Dia 21.
Nesta minha minha luta quixotesca (alguns dirão inglória) de longa data, costumo sempre começar por perguntar às pessoas se andam a roubar produtos das prateleiras das lojas e a oferecê-los aos seus amigos sem pagar. A primeira reação é de choque e indignação. Como é evidente, uma pessoa de bem não anda a subtrair bens alheios por aí.
No entanto, há muito boa gente, genuinamente de bons valores e princípios, que o faz. Rouba e usurpa. Como? Gosta de uma crónica ou de um texto que leu, tira uma fotografia ou copia-a integralmente e publica nas redes sociais. Ou, pior ainda, recebe e partilha pdfs de revistas ou jornais.
O fenómeno sempre existiu, mas nas últimas semanas de confinamento explodiu. Edições inteiras andam a ser partilhadas integralmente, em pdf, em grupos de whatsapp ou por email, mal acabam de sair.
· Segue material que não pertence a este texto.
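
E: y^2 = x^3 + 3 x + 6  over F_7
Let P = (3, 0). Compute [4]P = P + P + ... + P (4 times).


k = 4 = 100_2 (binary, LSB first: 001)
Double-and-add from P = (3, 0):
  bit 0 = 0: acc unchanged = O
  bit 1 = 0: acc unchanged = O
  bit 2 = 1: acc = O + O = O

4P = O


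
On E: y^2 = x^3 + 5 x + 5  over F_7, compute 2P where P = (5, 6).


Doubling: s = (3 x1^2 + a) / (2 y1)
s = (3*5^2 + 5) / (2*6) mod 7 = 2
x3 = s^2 - 2 x1 mod 7 = 2^2 - 2*5 = 1
y3 = s (x1 - x3) - y1 mod 7 = 2 * (5 - 1) - 6 = 2

2P = (1, 2)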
Muita gente – e mesmo advogados, deputados, colunistas e gente da comunicação e dos média – fá-lo sem qualquer noção de que isto é um crime. Sim, um crime previsto e punido no Código Penal, que dá direito a uma pena de prisão até três anos. E tão criminoso é quem retira os pdfs como quem se limita a partilhá-los com os seus amigos. Nestes dias, a pirataria cresceu porque muitos veem-na como um gesto solidário: acham que estão a partilhar um serviço simpático num momento em que as pessoas estão em casa com mais tempo livre. Não é solidariedade, é um desrespeito pelo trabalho dos jornalistas. E, em última análise, uma ameaça à democracia.
Vamos falar claro: este tipo de comportamento põe em causa a sobrevivência da imprensa e dos milhares de postos de trabalho que dela subsistem. Os média, que já viviam antes tempos extraordinariamente difíceis – com a concorrência desleal dos gigantes como a Google e o Facebook que abocanham a esmagadora maioria das receitas digitais de publicidade –, estão agora a passar pela maior crise de sempre da sua história. A publicidade em papel e digital praticamente desapareceu, num movimento de pânico das empresas anunciantes. Salvam-se honrosas exceções de empresas que percebem que é agora que podem e devem comunicar e deixar uma marca que perdura. As receitas de banca e dos assinantes – felizmente a VISÃO tem muitos e de longa data – são, ainda, a faturação preciosa que subsiste.
Imaginem um mundo sem informação. Gostava que vivessem, só por uns dias, sem jornalismo de qualidade, sem isenção nem pluralismo, sem “guardiões” do sistema. Um mundo entregue às idiotices, aos interesses de alguns e às fake news. Garanto-vos: não seria bonito de se ver. Mas é exatamente esse o risco que todos corremos se as pessoas não perceberem que a boa informação custa dinheiro a produzir e tem um preço. Pequeno – como se pode ver pelas campanhas de promoção que todos os meios estão a fazer para sobreviver. Sim, sobreviver.
Aquele pdf que recebeu? Destrua-o. Explique à pessoa que lhe mandou que é uma vergonha receber, ler ou partilhar, como é uma vergonha escarrar para o chão, riscar carros estacionados ou roubar coisas das prateleiras das lojas e dos supermercados. É uma questão de educação e de cidadania. E compre ou assine revistas e jornais. Nós precisamos de si para lhe continuarmos a servir o melhor que sabemos fazer.
Nota: Numa iniciativa inédita, os diretores de vários jornais e revistas juntaram-se ontem num manifesto contra a pirataria. É muito bonito ver a concorrência ser posta de lado para trabalharmos todos, unidos, para o bem comum.